Weighted Nonlocal Low-Rank Tensor Decomposition Method for Sparse Unmixing of Hyperspectral Images

• Published in: IEEE journal of selected topics in applied earth observations and remote sensing Vol. 13; pp. 1174 - 1188
• Main Authors: Sun, Le, Wu, Feiyang, Zhan, Tianming, Liu, Wei, Wang, Jin, Jeon, Byeungwoo
• Format: Journal Article
• Language: English
• Published: Piscataway IEEE 2020; The Institute of Electrical and Electronics Engineers, Inc. (IEEE)
• Subjects: Coexistence; Collaboration; Correlation; Decomposition; Hyperspectral imaging; Image processing; Libraries; Low-rank; Mathematical analysis; nonlocal similarity; Patches (structures); Pixels; Regularization; sparse unmixing; Spatial data; Spatial resolution; Spectral correlation; tensor decomposition; Tensors
• ISSN: 1939-1404; 2151-1535
• DOI: 10.1109/JSTARS.2020.2980576

The low spatial resolution of hyperspectral images leads to the coexistence of multiple ground objects in a single pixel (called mixed pixels).
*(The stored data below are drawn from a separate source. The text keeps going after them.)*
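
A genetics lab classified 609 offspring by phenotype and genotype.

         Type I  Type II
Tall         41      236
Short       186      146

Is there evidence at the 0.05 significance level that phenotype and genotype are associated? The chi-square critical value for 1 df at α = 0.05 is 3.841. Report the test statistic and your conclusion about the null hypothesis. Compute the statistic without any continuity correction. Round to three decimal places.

109.753; reject H₀

Row totals: 277, 332. Column totals: 227, 382. Grand total N = 609.
Expected counts (row total × column total / N):
  Tall, Type I: 277×227/609 = 103.2496
  Tall, Type II: 277×382/609 = 173.7504
  Short, Type I: 332×227/609 = 123.7504
  Short, Type II: 332×382/609 = 208.2496
Contributions (O − E)²/E:
  (41 − 103.2496)²/103.2496 = 37.5305
  (236 − 173.7504)²/173.7504 = 22.3022
  (186 − 123.7504)²/123.7504 = 31.3131
  (146 − 208.2496)²/208.2496 = 18.6075
χ² = 37.5305 + 22.3022 + 31.3131 + 18.6075 = 109.753
df = (2−1)(2−1) = 1. Since 109.753 > 3.841, reject the null hypothesis of independence at α = 0.05.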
A large number of mixed pixels in a hyperspectral image hinders the subsequent analysis and application of the image. In order to solve this problem, a novel sparse unmixing method, which considers highly similar patches in nonlocal regions of a hyperspectral image, is proposed in this article. This method exploits spectral correlation by using collaborative sparsity regularization and spatial information by employing total variation and weighted nonlocal low-rank tensor regularization. To effectively utilize the tensor decomposition, nonlocal similar patches are first grouped together. Then, these nonlocal patches are stacked to form a patch group tensor. Finally, weighted low-rank tensor regularization is enforced to constrain the patch group to obtain an estimated low-rank abundance image. Experiments on simulated and real hyperspectral datasets validated the superiority of the proposed method in better maintaining fine details and obtaining better unmixing results.